Ruin and Rising (review)

Ruin and Rising by Leigh Bardugo

417 pages

published in 2014

Purchased as an ebook

My rating:

“I screamed as power flooded through me, as I burned, consumed from the inside. I was a living star. I was combustion. I was a new sun born to shatter air and eat the earth.
I am ruination.”

In the third installment of the Grisha Trilogy, Alina must bring an end to the havoc that the Darkling is wreaking on Ravka from his newly gained position of power. While the Darkling has an entire army of Grisha at his command, Alina has but a few people willing to fight for her. As she, Mal, and their friends race to find the third Amplifier, the firebird, Alina learns more and more about the Darkling’s past. All the while, Alina must deal with religious fanatics who believe her to be Sankta Alina (or Saint Alina).

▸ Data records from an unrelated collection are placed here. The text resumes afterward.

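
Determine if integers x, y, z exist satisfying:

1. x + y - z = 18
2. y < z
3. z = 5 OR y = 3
Yes

Take x = 19, y = 3, z = 4. Substituting into each constraint:
  (1) 19 + 3 + (-4) = 18 ✓
  (2) 3 < 4 ✓
  (3) y = 3, target 3 ✓ (second branch holds)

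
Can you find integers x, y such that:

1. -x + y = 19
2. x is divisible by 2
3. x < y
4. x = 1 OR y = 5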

This book started off a bit too slow for my liking. Much of the beginning of the novel was spent in some dark underground tunnels where nothing of interest happens.  Like any other novel, the action eventually picks up, however I wish it had happened sooner. Although, the ending was so gripping that it makes sense to have such a slow buildup. Also, I’m not sure if I am the only person who had this issue, but I had a hard time keeping track of all the characters and remembering the meanings of the words which were in Russian. As in many other rich  fantasies, there are many characters which aid the protagonist in his/ her quest. However, to me, it was difficult to remember exactly who the characters were or what they were doing there. Eventually, I had to just stop dwelling over that detail so much and just keep reading. As for the Russian terms, it would have been helpful to have some sort of glossary or something at the end of the book. That being said, I got through the book just fine and I don’t feel like I missed any super important details, so maybe I’m just being high maintenance.

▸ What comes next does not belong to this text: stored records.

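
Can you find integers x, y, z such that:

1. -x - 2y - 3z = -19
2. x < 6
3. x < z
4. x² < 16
Yes

Take x = -1, y = 10, z = 0. Substituting into each constraint:
  (1) 1 - 2(10) - 3(0) = -19 ✓
  (2) -1 < 6 ✓
  (3) -1 < 0 ✓
  (4) x² = (-1)² = 1, and 1 < 16 ✓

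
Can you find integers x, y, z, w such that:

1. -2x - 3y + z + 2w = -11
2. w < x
Yes

Take x = 1, y = 0, z = -9, w = 0. Substituting into each constraint:
  (1) -2(1) - 3(0) + (-9) + 2(0) = -11 ✓
  (2) 0 < 1 ✓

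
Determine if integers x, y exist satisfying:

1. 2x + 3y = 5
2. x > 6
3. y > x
No

The full constraint system is jointly infeasible over the integers. Each constraint and what it forces:

  - 2x + 3y = 5: is a linear equation tying the variables together
  - x > 6: bounds one variable relative to a constant
  - y > x: bounds one variable relative to another variable

Propagating the comparison: y > x and x ≥ 7 give y ≥ 8. Range argument: with x ∈ [7, ∞], y ∈ [8, ∞], the left side of the equation is at least 38, but the right side is 5 < 38. No integer solution exists.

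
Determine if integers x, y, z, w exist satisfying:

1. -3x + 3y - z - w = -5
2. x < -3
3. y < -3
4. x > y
Yes

Take x = -4, y = -5, z = 0, w = 2. Substituting into each constraint:
  (1) -3(-4) + 3(-5) + 0 + (-2) = -5 ✓
  (2) -4 < -3 ✓
  (3) -5 < -3 ✓
  (4) -4 > -5 ✓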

Looking at this book from a personal point of view, I was a bit disappointed in the fact that my favorite characters were not present in that much of the book. The Darkling, for example, is always talked about, but very rarely is he actually physically there. However, I enjoyed the way that Alina seemed to be having an inner struggle in which she is constantly afraid of becoming like the Darkling, and yet still willing to do whatever it takes to gain the third amplifier. This character trait added a layer to the book which keeps the reader worrying about the result of Alina gaining the third amplifier. Also, I have to admit that I appreciate the way Alina is not some naive little girl who only sees the good in people. Alina has learned that every person has an agenda or something to gain from helping her, and she keeps that in mind throughout the novel.

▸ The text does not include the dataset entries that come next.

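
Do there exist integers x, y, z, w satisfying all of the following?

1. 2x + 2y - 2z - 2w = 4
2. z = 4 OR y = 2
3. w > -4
Yes

Take x = 0, y = 2, z = 0, w = 0. Substituting into each constraint:
  (1) 2(0) + 2(2) - 2(0) - 2(0) = 4 ✓
  (2) y = 2, target 2 ✓ (second branch holds)
  (3) 0 > -4 ✓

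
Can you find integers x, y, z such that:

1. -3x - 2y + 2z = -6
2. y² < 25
Yes

Take x = 0, y = 0, z = -3. Substituting into each constraint:
  (1) -3(0) - 2(0) + 2(-3) = -6 ✓
  (2) y² = (0)² = 0, and 0 < 25 ✓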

Judging Ruin and Rising holistically, I would say that it was an emotionally compelling and engrossing end to the trilogy. I had a hard time putting the book down at about the halfway mark all the way up until the end. None of the characters escape unscarred (either physically or mentally), and that really emphasizes the effects of war on a country and its people.

An epic trilogy such as this one deserves an epic final installment, and Bardugo does not disappoint.